Autor: Padre Alta (Doutor pela Sorbonne)
Tradução de Guillon Ribeiro
1921
Ed. Federação Espírita Brasileira
Direitos cedidos pela Editores Vigot Frères, Paris
Presas,
no entanto, da "dúvida metódica", que Descartes recomenda e a Razão
ordena, muitos católicos, que não são crianças, tomaram da história oficial,
quer da Teologia, quer da Igreja, e confrontando-a com os documentos originais
e os fatos autênticos, viram-se forçados a reconhecer e ousam escrever que em
muitos pontos importantíssimos as afirmações ou as negações do ensino
obrigatório, chamado, por abstração, "ensino da Igreja", em absoluto
diferem da verdade verdadeira.
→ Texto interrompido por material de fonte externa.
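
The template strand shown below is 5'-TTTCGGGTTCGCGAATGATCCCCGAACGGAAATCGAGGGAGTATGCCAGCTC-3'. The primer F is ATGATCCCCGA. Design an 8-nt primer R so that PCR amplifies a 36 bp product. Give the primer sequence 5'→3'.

5'-GCTGGCAT-3'

The forward primer binds at positions 15–25, so a 36 bp product ends at position 15 + 36 − 1 = 50.
The reverse primer anneals to the top strand over positions 43–50, i.e. to ATGCCAGC.
Its sequence written 5'→3' is the reverse complement: GCTGGCAT.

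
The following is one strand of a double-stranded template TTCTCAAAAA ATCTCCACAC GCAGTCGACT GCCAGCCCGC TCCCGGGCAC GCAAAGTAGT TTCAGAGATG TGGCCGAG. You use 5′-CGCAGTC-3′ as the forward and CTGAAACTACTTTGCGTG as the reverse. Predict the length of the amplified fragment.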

Demonstram, pois, constrangidos pela evidência,
que a maneira romana de cultivar "a virtude da fé" é, realmente,
muito diversa do que o dicionário define como virtude.
Esses
sábios escrupulosos, escrupulosamente documentados, mostram, por meio do
Evangelho, a absoluta simplicidade da teologia de Jesus; assinalam, nas
Epístolas e nos Atos, a diversidade de opiniões teológicas que existiu entre os
apóstolos e a obstinada resistência de S. Paulo a S. Pedro, sobre uma questão
fundamental, e o erro de toda a primitiva Igreja sobre "a Parusia". Notam a hesitante
introdução, nas Escrituras canônicas, não só de um versículo da primeira
Epístola Joanina (V, 8), como também de muitos livros que por longo tempo
estiveram excluídos das mesmas Escrituras, e a eliminação tardia de muitas
outros que os Padres ortodoxos, até S. João Damasceno, morto em 754,
consideravam canônicos. Denunciam as lentidões do trabalho, todo humano, de que
resultou, no século III, o Credo chamado "Símbolo dos
Apóstolos".
Pelos
textos autênticos, os Concílios Ecumênicos, desde o primeiro até o oitavo,
aparecem quais são, convocados, não pelo bispo de Roma, porém pelo imperador de
Constantinopla e presididos por este ou por seus delegados. O bispo de Roma,
durante séculos, não se arroga a primazia; conserva-se no rol dos patriarcas de
Jerusalém, de Antioquia e de Alexandria e o cânon nº 28º do Concílio da
Calcedônia, em 451, estabelece paridade entre o patriarca de Constantinopla e o
de Roma. A querela do Monotelismo,
sempre persistente até ao século VII, revela quão fraca era a autoridade dos
Concílios Ecumênicos e do Papa romano, sobre a Sociedade Cristã, nas questões
intelectuais, ao tempo em que os cristãos eram inteligentes. Foi a
invasão dos bárbaros que acabou com essa livre discussão, trazendo desaparecer
as Igrejas do Oriente. Ainda pior: durante todo esse extenso período, os
dogmas, hoje fundamentais, sobre a Trindade e a pessoa do Cristo, permanecem
indecisos e mudam de um Concílio para outro, de um Papa para outro Papa. Para a
ciência autêntica, é, pois, uma forma inteiramente humana
e relativamente recente, na Igreja dita católica, esse dogmatismo infalível e
esse monarquismo absoluto que os teólogos romanos atribuem ao próprio Jesus Cristo.
Coisa
ainda mais desagradável: a erudição crítica dos manuscritos primitivos denuncia
numerosas variantes, algumas bastante graves, de um manuscrito antigo para
outro manuscrito, também antigo, das santas Escrituras e a falsidade positiva
das Constituições apostólicas e das Decretais, que são a pedra angular sobre que repousa todo o edifício
da Soberania Pontifícia. Os documentos e monumentos autênticos estabelecem, de
século para século, sucessivamente, as origens e as datas, de modo nenhum
apostólicos, dos diversos títulos e dos diversos poderes que, muito
humanamente, por vezes até desumanamente, foram atribuídos ao papa de Roma,
pelos Leão III, pelos Gregório VII, pelos Bonifácio VIII, pelos Benedito XII,
pelos Pio IX.
É
na simples história, não acomodada, dos fatos, quão maior é ainda a desilusão!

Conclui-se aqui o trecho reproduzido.